Foi em seu home studio
com vista para a cidade, e sua ‘petite chienne’ Belinha nos
observando, que Brunno abriu sua alma e contou muita coisa do que já rolou em sua carreira do
que ainda está por vir... A seguir a transcrição de nosso bate papo:
Leonardo Mattar Monteiro – Antes de
mais nada, temos perdido grandes figuras da Música logo neste fim / início de
anos. Philty ‘Animal’ Taylor, Lemmy Kilmister [praticamente o grupo Motörhead
inteiro], David Bowie, só para citar os mais notórios. Estes caras te
influenciaram? Tem importância na sua história de vida?

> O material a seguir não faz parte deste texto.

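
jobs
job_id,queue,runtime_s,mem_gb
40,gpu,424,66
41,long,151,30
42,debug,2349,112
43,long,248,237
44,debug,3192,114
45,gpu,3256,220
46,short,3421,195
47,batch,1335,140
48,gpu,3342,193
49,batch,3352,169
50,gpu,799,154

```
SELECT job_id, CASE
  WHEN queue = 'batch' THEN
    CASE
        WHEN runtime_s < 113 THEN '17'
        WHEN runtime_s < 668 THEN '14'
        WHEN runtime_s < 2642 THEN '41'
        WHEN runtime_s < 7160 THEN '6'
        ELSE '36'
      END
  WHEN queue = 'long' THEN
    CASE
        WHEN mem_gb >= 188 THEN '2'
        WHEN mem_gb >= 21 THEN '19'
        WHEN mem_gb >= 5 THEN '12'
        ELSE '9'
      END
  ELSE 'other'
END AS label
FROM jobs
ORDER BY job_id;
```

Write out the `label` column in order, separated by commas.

other, 19, other, 2, other, other, other, 41, other, 6, other

job_id=40: queue='gpu' → outer ELSE → other
job_id=41: queue='long' → inner[mem_gb >= 21] → 19
job_id=42: queue='debug' → outer ELSE → other
job_id=43: queue='long' → inner[mem_gb >= 188] → 2
job_id=44: queue='debug' → outer ELSE → other
job_id=45: queue='gpu' → outer ELSE → other
job_id=46: queue='short' → outer ELSE → other
job_id=47: queue='batch' → inner[runtime_s < 2642] → 41
job_id=48: queue='gpu' → outer ELSE → other
job_id=49: queue='batch' → inner[runtime_s < 7160] → 6
job_id=50: queue='gpu' → outer ELSE → other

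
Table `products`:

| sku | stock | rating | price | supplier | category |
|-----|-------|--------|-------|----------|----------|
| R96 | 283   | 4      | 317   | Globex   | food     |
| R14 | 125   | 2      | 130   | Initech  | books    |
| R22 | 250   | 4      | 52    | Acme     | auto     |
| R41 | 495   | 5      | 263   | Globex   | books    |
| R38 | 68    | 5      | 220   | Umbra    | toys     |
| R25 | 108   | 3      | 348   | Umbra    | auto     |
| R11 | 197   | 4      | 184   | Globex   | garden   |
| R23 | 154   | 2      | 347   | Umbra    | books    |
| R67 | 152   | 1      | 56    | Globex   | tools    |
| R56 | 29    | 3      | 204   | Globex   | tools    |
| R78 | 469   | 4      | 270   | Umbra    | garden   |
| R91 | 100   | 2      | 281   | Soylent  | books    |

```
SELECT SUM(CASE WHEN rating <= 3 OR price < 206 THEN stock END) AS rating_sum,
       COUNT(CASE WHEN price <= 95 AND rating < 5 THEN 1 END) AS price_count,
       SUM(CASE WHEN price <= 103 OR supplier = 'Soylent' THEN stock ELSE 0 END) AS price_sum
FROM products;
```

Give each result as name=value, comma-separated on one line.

rating_sum=1115, price_count=2, price_sum=502

[rating_sum: rating <= 3 OR price < 206]
sku=R96: ✗
sku=R14: ✓ → 125
sku=R22: ✓ → 250
sku=R41: ✗
sku=R38: ✗
sku=R25: ✓ → 108
sku=R11: ✓ → 197
sku=R23: ✓ → 154
sku=R67: ✓ → 152
sku=R56: ✓ → 29
sku=R78: ✗
sku=R91: ✓ → 100
rating_sum = 125 + 250 + 108 + 197 + 154 + 152 + 29 + 100 = 1115
—
[price_count: price <= 95 AND rating < 5]
sku=R96: ✗
sku=R14: ✗
sku=R22: ✓ → 1
sku=R41: ✗
sku=R38: ✗
sku=R25: ✗
sku=R11: ✗
sku=R23: ✗
sku=R67: ✓ → 1
sku=R56: ✗
sku=R78: ✗
sku=R91: ✗
price_count = COUNT(1, 1) = 2
—
[price_sum: price <= 103 OR supplier = 'Soylent']
sku=R96: ✗
sku=R14: ✗
sku=R22: ✓ → 250
sku=R41: ✗
sku=R38: ✗
sku=R25: ✗
sku=R11: ✗
sku=R23: ✗
sku=R67: ✓ → 152
sku=R56: ✗
sku=R78: ✗
sku=R91: ✓ → 100
price_sum = 250 + 152 + 100 = 502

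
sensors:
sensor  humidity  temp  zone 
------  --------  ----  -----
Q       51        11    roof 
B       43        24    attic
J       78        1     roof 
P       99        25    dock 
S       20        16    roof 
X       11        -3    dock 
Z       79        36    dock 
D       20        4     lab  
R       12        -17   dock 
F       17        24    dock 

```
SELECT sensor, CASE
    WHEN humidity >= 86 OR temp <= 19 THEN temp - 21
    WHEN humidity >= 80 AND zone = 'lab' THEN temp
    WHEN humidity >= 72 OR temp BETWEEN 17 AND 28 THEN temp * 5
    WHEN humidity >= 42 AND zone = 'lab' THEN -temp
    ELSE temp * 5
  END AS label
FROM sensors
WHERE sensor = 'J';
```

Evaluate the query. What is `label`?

-20

sensor = J: humidity=78, temp=1, zone=roof.
humidity >= 86 OR temp <= 19 → true → -20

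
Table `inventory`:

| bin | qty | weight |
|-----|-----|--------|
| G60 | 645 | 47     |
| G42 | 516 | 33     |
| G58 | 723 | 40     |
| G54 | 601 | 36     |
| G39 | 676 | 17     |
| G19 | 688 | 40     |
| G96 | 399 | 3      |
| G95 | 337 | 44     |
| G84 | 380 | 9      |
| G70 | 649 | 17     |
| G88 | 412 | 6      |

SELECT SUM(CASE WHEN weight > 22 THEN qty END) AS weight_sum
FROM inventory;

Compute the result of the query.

3510

bin=G60: ✓ → 645
bin=G42: ✓ → 516
bin=G58: ✓ → 723
bin=G54: ✓ → 601
bin=G39: ✗
bin=G19: ✓ → 688
bin=G96: ✗
bin=G95: ✓ → 337
bin=G84: ✗
bin=G70: ✗
bin=G88: ✗
weight_sum = 645 + 516 + 723 + 601 + 688 + 337 = 3510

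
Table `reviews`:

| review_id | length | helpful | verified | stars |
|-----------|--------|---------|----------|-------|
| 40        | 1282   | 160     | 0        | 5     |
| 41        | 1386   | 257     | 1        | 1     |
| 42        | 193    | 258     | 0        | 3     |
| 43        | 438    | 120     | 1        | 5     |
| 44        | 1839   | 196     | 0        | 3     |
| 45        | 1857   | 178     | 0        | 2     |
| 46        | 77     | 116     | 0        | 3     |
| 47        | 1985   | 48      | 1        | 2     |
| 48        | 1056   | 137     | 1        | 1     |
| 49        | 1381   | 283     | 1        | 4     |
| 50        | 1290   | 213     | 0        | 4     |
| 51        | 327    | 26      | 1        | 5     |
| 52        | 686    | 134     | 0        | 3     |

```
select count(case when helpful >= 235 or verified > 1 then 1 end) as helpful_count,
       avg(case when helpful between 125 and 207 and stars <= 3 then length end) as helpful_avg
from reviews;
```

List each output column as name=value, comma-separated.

[helpful_count: helpful >= 235 or verified > 1]
review_id=40: ✗
review_id=41: ✓ → 1
review_id=42: ✓ → 1
review_id=43: ✗
review_id=44: ✗
review_id=45: ✗
review_id=46: ✗
review_id=47: ✗
review_id=48: ✗
review_id=49: ✓ → 1
review_id=50: ✗
review_id=51: ✗
review_id=52: ✗
helpful_count = COUNT(1, 1, 1) = 3
—
[helpful_avg: helpful between 125 and 207 and stars <= 3]
review_id=40: ✗
review_id=41: ✗
review_id=42: ✗
review_id=43: ✗
review_id=44: ✓ → 1839
review_id=45: ✓ → 1857
review_id=46: ✗
review_id=47: ✗
review_id=48: ✓ → 1056
review_id=49: ✗
review_id=50: ✗
review_id=51: ✗
review_id=52: ✓ → 686
helpful_avg = (1839 + 1857 + 1056 + 686) / 4 = 1359.5

helpful_count=3, helpful_avg=1359.5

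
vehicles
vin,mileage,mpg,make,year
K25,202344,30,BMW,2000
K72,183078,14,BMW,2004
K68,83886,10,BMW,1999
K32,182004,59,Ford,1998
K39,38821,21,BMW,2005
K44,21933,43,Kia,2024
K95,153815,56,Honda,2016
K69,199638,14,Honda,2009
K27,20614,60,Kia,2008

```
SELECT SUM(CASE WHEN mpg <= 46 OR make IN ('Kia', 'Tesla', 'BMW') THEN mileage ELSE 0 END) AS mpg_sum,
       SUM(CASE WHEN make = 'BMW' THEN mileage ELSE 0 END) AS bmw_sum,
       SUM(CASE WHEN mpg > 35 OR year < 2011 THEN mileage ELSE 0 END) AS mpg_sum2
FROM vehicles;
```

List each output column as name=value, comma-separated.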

Brunno Mariante – Tem e muita. David Bowie
teve uma importância vital no meu processo de formação como músico. Fui aluno
do Fabiano [Negri, Ex. Cromat, Escola Cultura Pop]; meu domínio da técnica na época ainda
era muito rudimentar, então procurava vocais e timbres que me fossem melhores e
confortáveis. Eis que o Fabiano me passava canções do Mestre Bowie para
ensaiar. Então, ao invés de passar Chico Buarque, ouvia e cantava Bowie! Recentemente
fui criticado numa rede social ao comentar sobre a morte de David, disseram
algo como: “Mas você nem ouve Bowie, Brunno”! Só que pouca gente sabe dos meus
primórdios como estudante de música. Então, mesmo não ouvindo mais seu
trabalho, Bowie tem sim muita importância em minha formação.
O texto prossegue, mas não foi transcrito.